The seating furniture that was designed at the end of the 20s for the German Pavilion at the World Expo in Barcelona, earns the name “classic”. On one hand because the ensemble of the bright pavilion made the overcooled style of living: later called the “International Style” known worldwide. On the other hand, because there are historic references to antiquity. Arguably Greek folding chairs (scissors chair or or driving chairs as thrones for gods and monarchs) served as inspiration. This is to some extent about a modern age throne (non-foldable).

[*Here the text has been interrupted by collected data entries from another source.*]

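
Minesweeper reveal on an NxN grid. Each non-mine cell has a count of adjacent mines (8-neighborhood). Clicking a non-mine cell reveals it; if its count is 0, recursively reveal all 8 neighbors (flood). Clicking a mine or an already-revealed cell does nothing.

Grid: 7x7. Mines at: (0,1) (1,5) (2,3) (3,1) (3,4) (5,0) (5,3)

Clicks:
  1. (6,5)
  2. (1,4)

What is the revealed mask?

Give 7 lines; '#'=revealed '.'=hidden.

Click 1 (6,5) count=0: revealed 13 new [(2,5) (2,6) (3,5) (3,6) (4,4) (4,5) (4,6) (5,4) (5,5) (5,6) (6,4) (6,5) (6,6)] -> total=13
Click 2 (1,4) count=2: revealed 1 new [(1,4)] -> total=14

Answer: .......
....#..
.....##
.....##
....###
....###
....###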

In reality, the furniture for the Barcelona Pavillion had already fulfilled highly representative purposes in their original context: They were to serve as royal chairs during the opening ceremony of the World Expo in Barcelona.

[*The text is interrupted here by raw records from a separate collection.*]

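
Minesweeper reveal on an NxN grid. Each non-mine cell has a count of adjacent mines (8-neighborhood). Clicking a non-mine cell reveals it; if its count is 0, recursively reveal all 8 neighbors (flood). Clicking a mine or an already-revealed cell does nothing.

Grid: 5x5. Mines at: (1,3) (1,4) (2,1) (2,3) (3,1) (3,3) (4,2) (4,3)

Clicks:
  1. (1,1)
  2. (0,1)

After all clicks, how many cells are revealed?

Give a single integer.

Click 1 (1,1) count=1: revealed 1 new [(1,1)] -> total=1
Click 2 (0,1) count=0: revealed 5 new [(0,0) (0,1) (0,2) (1,0) (1,2)] -> total=6

Answer: 6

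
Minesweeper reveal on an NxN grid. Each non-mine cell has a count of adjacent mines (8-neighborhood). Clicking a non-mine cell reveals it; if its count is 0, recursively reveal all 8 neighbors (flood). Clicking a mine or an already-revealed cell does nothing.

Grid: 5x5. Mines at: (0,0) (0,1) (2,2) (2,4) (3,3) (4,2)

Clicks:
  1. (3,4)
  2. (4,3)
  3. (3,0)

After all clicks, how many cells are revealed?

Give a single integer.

Answer: 10

Derivation:
Click 1 (3,4) count=2: revealed 1 new [(3,4)] -> total=1
Click 2 (4,3) count=2: revealed 1 new [(4,3)] -> total=2
Click 3 (3,0) count=0: revealed 8 new [(1,0) (1,1) (2,0) (2,1) (3,0) (3,1) (4,0) (4,1)] -> total=10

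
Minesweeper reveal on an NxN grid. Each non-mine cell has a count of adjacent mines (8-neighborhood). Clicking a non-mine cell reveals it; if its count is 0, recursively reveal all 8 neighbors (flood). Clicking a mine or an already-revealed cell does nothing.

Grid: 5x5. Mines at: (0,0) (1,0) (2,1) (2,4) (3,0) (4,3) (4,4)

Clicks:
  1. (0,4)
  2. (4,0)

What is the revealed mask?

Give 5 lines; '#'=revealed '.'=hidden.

Click 1 (0,4) count=0: revealed 8 new [(0,1) (0,2) (0,3) (0,4) (1,1) (1,2) (1,3) (1,4)] -> total=8
Click 2 (4,0) count=1: revealed 1 new [(4,0)] -> total=9

Answer: .####
.####
.....
.....
#....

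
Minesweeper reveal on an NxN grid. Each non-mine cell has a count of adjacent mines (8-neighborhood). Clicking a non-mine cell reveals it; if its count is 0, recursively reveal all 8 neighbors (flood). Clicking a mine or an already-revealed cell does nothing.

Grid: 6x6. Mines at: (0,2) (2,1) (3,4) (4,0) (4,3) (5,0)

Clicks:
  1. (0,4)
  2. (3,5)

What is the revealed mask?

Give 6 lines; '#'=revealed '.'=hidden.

Click 1 (0,4) count=0: revealed 9 new [(0,3) (0,4) (0,5) (1,3) (1,4) (1,5) (2,3) (2,4) (2,5)] -> total=9
Click 2 (3,5) count=1: revealed 1 new [(3,5)] -> total=10

Answer: ...###
...###
...###
.....#
......
......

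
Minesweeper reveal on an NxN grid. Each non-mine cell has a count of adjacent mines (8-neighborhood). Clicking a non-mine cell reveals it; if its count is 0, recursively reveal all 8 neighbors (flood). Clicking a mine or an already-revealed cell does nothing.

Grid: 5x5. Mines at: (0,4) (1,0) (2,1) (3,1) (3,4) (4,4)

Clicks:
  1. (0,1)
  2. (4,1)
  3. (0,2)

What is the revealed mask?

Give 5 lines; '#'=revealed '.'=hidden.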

This concept is in opposition to the social, even socialist aims, which were represented by many protagonists of the “New Building” at that time. Ludwig Mies van der Rohe used band steel and leather upholstery in a celebratory white at the World Expo. The Barcelona stool was a luxury piece of furniture and moreover hardly suitable for the series. The frame had to be laboriously welded by hand, which meant that the stool could only be produced in a changed version from 1948 onwards. However, it is an extremely innovative design which has expanded the repertoire of the classic modern.
- Features: A signed piece of KnollStudio furniture which is produced according to the original specifications from Mies van der Rohe. The designer gave Knoll the exclusive production and marketing rights in 1953. A children’s version of the Barcelona Stool is also available. The KnollStudio logo and the signature of Ludwig Mies van der Rohe are embossed into each piece of furniture. - Production:
The chrome frame is hand-polished to a high gloss. Each cushion is made from 16 individual pieces of leather, cut by hand from a single hide, sewn by hand and finished with piping and buttons. The visible side of the belt is dyed to suit the upholstery. - Surfaces:
Available in different Spinneybeck leathers. The frame has been chrome-plated and polished. - Prizes: MoMa (Museum of Modern Art), 1977.